Directed by Jennifer Chang, the performances are wonderful–potent with some delightful whimsy, serious in basic plot, with an affecting, soft basso ostinato of genuine grief. The play is literally magical.
Scenic/Video Designer Yee Eun Nam’s basic black set, with lighting by Rebecca Bonebrake, disappears with wonderful surprises that include set pieces that roll-on or pop out of the set, and excellent animated video images that transport an audience to Korea. Costumes are by Ruoxuan Li; props by Michael Allen Angel. Original music and sound design is by Howard Ho. Dominik Krzanowski is the magic consultant, and the stage is efficiently managed by Bryan P. Clements.

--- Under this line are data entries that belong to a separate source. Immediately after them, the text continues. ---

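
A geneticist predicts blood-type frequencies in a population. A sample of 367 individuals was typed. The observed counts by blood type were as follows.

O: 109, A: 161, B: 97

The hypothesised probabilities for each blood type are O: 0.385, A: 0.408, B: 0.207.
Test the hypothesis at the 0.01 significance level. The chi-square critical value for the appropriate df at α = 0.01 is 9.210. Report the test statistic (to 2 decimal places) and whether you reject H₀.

14.05; reject

Expected counts E_i = n·p_i: 367×0.385 = 141.295, 367×0.408 = 149.736, 367×0.207 = 75.969.
χ² = (109−141.295)²/141.295 + (161−149.736)²/149.736 + (97−75.969)²/75.969
   = 7.381 + 0.847 + 5.822
Sum = 14.05
df = 2. Since 14.05 > 9.210, we reject H₀.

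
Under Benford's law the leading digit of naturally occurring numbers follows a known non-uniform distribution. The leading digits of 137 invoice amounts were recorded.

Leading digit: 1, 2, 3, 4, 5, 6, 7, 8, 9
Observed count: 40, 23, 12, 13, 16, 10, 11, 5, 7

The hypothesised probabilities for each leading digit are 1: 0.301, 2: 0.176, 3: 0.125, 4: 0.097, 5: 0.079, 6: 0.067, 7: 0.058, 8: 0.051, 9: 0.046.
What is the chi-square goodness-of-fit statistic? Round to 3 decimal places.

Expected counts E_i = n·p_i: 137×0.301 = 41.237, 137×0.176 = 24.112, 137×0.125 = 17.125, 137×0.097 = 13.289, 137×0.079 = 10.823, 137×0.067 = 9.179, 137×0.058 = 7.946, 137×0.051 = 6.987, 137×0.046 = 6.302.
1: (40 − 41.237)²/41.237 = 1.530169/41.237 = 0.0371
2: (23 − 24.112)²/24.112 = 1.236544/24.112 = 0.0513
3: (12 − 17.125)²/17.125 = 26.265625/17.125 = 1.5338
4: (13 − 13.289)²/13.289 = 0.083521/13.289 = 0.0063
5: (16 − 10.823)²/10.823 = 26.801329/10.823 = 2.4763
6: (10 − 9.179)²/9.179 = 0.674041/9.179 = 0.0734
7: (11 − 7.946)²/7.946 = 9.326916/7.946 = 1.1738
8: (5 − 6.987)²/6.987 = 3.948169/6.987 = 0.5651
9: (7 − 6.302)²/6.302 = 0.487204/6.302 = 0.0773
Sum = 5.994

5.994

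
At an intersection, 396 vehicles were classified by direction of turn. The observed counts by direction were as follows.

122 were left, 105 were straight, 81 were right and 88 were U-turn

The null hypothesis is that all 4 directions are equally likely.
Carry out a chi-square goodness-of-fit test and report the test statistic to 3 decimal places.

Expected count for each of the 4 categories: 396/4 = 99.
left: (122 − 99)²/99 = 529/99 = 5.3434
straight: (105 − 99)²/99 = 36/99 = 0.3636
right: (81 − 99)²/99 = 324/99 = 3.2727
U-turn: (88 − 99)²/99 = 121/99 = 1.2222
Sum = 10.202

10.202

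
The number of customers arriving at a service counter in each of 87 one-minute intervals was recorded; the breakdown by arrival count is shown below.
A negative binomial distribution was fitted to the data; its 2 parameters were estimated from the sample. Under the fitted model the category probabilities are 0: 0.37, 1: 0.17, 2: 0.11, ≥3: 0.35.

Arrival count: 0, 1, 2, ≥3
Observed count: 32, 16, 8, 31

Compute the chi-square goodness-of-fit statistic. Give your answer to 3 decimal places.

0.368

Expected counts E_i = n·p_i: 87×0.37 = 32.19, 87×0.17 = 14.79, 87×0.11 = 9.57, 87×0.35 = 30.45.
χ² = (32−32.19)²/32.19 + (16−14.79)²/14.79 + (8−9.57)²/9.57 + (31−30.45)²/30.45
   = 0.0011 + 0.0990 + 0.2576 + 0.0099
Sum = 0.368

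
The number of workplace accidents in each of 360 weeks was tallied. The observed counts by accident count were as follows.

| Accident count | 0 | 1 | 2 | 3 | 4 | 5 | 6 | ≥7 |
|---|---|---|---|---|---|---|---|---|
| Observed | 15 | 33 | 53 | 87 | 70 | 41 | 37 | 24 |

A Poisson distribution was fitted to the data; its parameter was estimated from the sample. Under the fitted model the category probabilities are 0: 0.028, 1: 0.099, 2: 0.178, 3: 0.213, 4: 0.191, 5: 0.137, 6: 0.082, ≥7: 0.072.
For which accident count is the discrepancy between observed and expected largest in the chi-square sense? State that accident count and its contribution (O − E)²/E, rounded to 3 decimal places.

Expected counts E_i = n·p_i: 360×0.028 = 10.08, 360×0.099 = 35.64, 360×0.178 = 64.08, 360×0.213 = 76.68, 360×0.191 = 68.76, 360×0.137 = 49.32, 360×0.082 = 29.52, 360×0.072 = 25.92.
cat         O        E   (O−E)²/E
0          15    10.08     2.4014
1          33    35.64     0.1956
2          53    64.08     1.9158
3          87    76.68     1.3889
4          70    68.76     0.0224
5          41    49.32     1.4035
6          37    29.52     1.8953
≥7         24    25.92     0.1422
The largest term is for 0: 2.401.

0, 2.401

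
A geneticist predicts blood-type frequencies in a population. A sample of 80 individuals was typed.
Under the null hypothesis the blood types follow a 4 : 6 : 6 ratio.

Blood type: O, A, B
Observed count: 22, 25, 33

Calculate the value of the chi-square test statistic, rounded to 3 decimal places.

1.333

Ratio total = 16. Expected counts: 80×4/16 = 20, 80×6/16 = 30, 80×6/16 = 30.
O: (22 − 20)²/20 = 4/20 = 0.2000
A: (25 − 30)²/30 = 25/30 = 0.8333
B: (33 − 30)²/30 = 9/30 = 0.3000
Sum = 1.333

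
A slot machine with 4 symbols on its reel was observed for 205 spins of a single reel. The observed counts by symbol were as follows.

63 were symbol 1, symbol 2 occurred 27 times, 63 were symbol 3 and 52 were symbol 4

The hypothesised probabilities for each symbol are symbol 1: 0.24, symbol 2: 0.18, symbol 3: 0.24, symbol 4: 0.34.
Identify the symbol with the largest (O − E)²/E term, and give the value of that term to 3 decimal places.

symbol 4, 4.495

Expected counts E_i = n·p_i: 205×0.24 = 49.2, 205×0.18 = 36.9, 205×0.24 = 49.2, 205×0.34 = 69.7.
symbol 1: (63 − 49.2)²/49.2 = 190.44/49.2 = 3.8707
symbol 2: (27 − 36.9)²/36.9 = 98.01/36.9 = 2.6561
symbol 3: (63 − 49.2)²/49.2 = 190.44/49.2 = 3.8707
symbol 4: (52 − 69.7)²/69.7 = 313.29/69.7 = 4.4948
The largest term is for symbol 4: 4.495.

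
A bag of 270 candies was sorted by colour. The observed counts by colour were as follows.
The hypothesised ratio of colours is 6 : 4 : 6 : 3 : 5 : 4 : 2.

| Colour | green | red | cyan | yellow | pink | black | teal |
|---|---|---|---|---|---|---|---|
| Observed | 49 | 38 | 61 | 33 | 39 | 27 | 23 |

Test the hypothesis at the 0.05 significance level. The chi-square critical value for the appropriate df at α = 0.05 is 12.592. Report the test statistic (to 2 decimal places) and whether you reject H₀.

7.25; do not reject

Ratio total = 30. Expected counts: 270×6/30 = 54, 270×4/30 = 36, 270×6/30 = 54, 270×3/30 = 27, 270×5/30 = 45, 270×4/30 = 36, 270×2/30 = 18.
χ² = (49−54)²/54 + (38−36)²/36 + (61−54)²/54 + (33−27)²/27 + (39−45)²/45 + (27−36)²/36 + (23−18)²/18
   = 0.463 + 0.111 + 0.907 + 1.333 + 0.800 + 2.250 + 1.389
Sum = 7.25
df = 6. Since 7.25 < 12.592, we do not reject H₀.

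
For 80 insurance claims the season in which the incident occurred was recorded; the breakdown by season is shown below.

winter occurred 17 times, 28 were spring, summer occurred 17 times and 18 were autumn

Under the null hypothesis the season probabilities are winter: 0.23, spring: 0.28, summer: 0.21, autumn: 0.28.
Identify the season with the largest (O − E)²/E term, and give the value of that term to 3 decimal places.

spring, 1.400

Expected counts E_i = n·p_i: 80×0.23 = 18.4, 80×0.28 = 22.4, 80×0.21 = 16.8, 80×0.28 = 22.4.
χ² = (17−18.4)²/18.4 + (28−22.4)²/22.4 + (17−16.8)²/16.8 + (18−22.4)²/22.4
   = 0.1065 + 1.4000 + 0.0024 + 0.8643
The largest term is for spring: 1.400.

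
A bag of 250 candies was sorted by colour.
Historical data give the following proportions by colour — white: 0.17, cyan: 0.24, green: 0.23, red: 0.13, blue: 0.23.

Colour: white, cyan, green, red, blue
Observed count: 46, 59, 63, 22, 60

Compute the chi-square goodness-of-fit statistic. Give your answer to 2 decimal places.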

The show has a capstone, an unexpected, utterly brilliant moment of pure theatrical. I say no more!
Presented by The Fountain Theatre, in association with East West Players, and produced by Stephen Sachs, Deborah Culver, Simon Levy and James Bennett, Hannah and the Dread Gazebo continues through September 22 at The Fountain Theatre, 5060 Fountain Avenue in Los Angeles.